The present dissertation is a comparative study of the intonation of yes-no questions in Hungarian and Spanish. Based especially on my own corpora, I examine the realization of the main accent in utterances, pitch range, and the intonational patterns applied. First, these aspects will be investigated in a Spanish corpus (Corpus 1) then in a Hungarian corpus (Corpus 2) and after that, I will make hypotheses about the ways Hungarians pronounce Spanish yes-no questions. These predictions then will be validated by means of a corpus containing Spanish yes-no questions produced by Hungarian learners of Spanish (Corpus 3).

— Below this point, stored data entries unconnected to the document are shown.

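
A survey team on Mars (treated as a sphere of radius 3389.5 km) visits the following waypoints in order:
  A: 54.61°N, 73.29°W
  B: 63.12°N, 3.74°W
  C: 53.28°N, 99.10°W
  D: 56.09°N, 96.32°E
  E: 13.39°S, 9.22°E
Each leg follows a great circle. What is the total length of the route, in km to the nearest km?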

My predictions were the following:

(a) As the place of main accent in an utterance depends on lexical stress, and lexical stress placement obeys different rules in the two languages, it is predictable that Hungarian learners of Spanish will not produce Spanish main accents according to the Spanish norms. (b) Hungarian uses a narrower pitch range than Spanish, thus, the Spanish yes-no interrogatives produced by Hungarian learners are expected to have a narrower pitch range. (c) The intonation contours applied will be investigated in 3 subgroups of yes-no questions: ordinary yes-no questions, echo yes-no questions and yes-no questions followed by a vocative. Ordinary yes-no questions in Hungarian are typically accompanied by rising-falling contours, whereas in Spanish, by rising ones; Hungarian echo yes-no questions have several main accents, each triggering a rise-fall contour, while in their Spanish counterparts there is one main accent in these cases, with a characteristically rising pattern. Yes-no question + vocative sequences contain two intonation units in both languages, but in Hungarian the yes-no interrogative conserves its rising-falling melody, and the vocative is accompanied by a fall, unlike in Spanish, where both contours are rising, and the final vocative is given the higher rise. Based on these observations, the prediction is that Hungarians will transfer their Hungarian intonational patterns to Spanish yes-no questions, which may be found unacceptable by Spanish listeners.

My hypotheses will be validated by the analysis of the Spanish yes-no interrogatives of Hungarian students, which will cast light on those areas of intonation which should be given more attention in Spanish language teaching in Hungary.